Se a paralisação dos magistrados produz mais um arranhão na imagem da Justiça, no Ceará um único juiz fez mais que isso com um discurso de apenas nove minutos. Em áudio divulgado pelo site Jota, especializado em assuntos jurídicos, Solón Mota Júnior, da 2ª Vara de Família de Fortaleza, humilha, insulta e ameaça de retaliação uma advogada que reclamou da demora no trâmite de um pedido de troca de guarda de duas crianças — uma das quais, de 1 ano, acabou morrendo em um acidente doméstico não esclarecido.

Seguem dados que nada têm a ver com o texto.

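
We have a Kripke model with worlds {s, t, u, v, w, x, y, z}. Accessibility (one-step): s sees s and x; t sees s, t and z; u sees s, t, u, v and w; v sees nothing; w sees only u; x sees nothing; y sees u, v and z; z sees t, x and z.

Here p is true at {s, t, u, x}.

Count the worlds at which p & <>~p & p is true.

s: p & <>~p is F, p is T. ✗
t: p & <>~p is T, p is T. ✓
u: p & <>~p is T, p is T. ✓
v: p & <>~p is F, p is F. ✗
w: p & <>~p is F, p is F. ✗
x: p & <>~p is F, p is T. ✗
y: p & <>~p is F, p is F. ✗
z: p & <>~p is F, p is F. ✗
Satisfying worlds: {t, u}.

2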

Desde novembro, a advogada Sabrina Veras, de 26 anos, pedia urgência na transferência da guarda das crianças para o pai, já que a mãe as negligenciava e espancava. A advogada afirma que só naquele mês tentou falar com o juiz dez vezes. Em todas as ocasiões, ouviu de suas assistentes que ele estava ocupado. Na véspera das férias do juiz, ela chegou a dizer que poderia esperar por ele até o fim do dia, já que o caso requeria urgência, mas, de novo, não foi atendida. Em dezembro, uma das crianças morreu de “asfixia por comida”, segundo o laudo médico — o inquérito que investiga a morte está sob sigilo de Justiça. As assessoras do juiz, então, acusaram a advogada Sabrina de ter espalhado que elas haviam “matado a menina”, o que a advogada nega. “Sei pouco sobre a morte, que ainda está sendo investigada. Mas, se houvesse uma tutela eficiente a tempo, essa criança talvez estivesse viva”, disse Sabrina a VEJA.
Em fevereiro, a advogada foi finalmente recebida pelo juiz Mota Júnior. Ela diz que, no momento em que tentou “explicar o processo”, o magistrado ordenou que se calasse. Em seguida, passou a criticar sua conduta profissional e dirigiu-lhe uma ameaça velada. Ela gravou a conversa. Diz o juiz: “Uma advogada, minha filha, que se envolve emocionalmente no processo é uma advogada desqualificada. O advogado dá uma assessoria técnica e somente. Você se queimou comigo. Lamento dizer, você está começando agora… Se queimou comigo. E vai se queimar com tantos quanto eu fale essa história”. Depois de acusar Sabrina de ter “tratado mal” suas assessoras, o juiz rebateu o argumento da advogada de que uma das crianças afirmou em vídeo que a mãe a espancava: “Uma criança de 4 anos tem discernimento? Vai interferir num posicionamento de um juiz?”. Sem nenhuma surpresa, a Associação Cearense dos Magistrados repudiou a conduta da advogada e manifestou apoio ao juiz.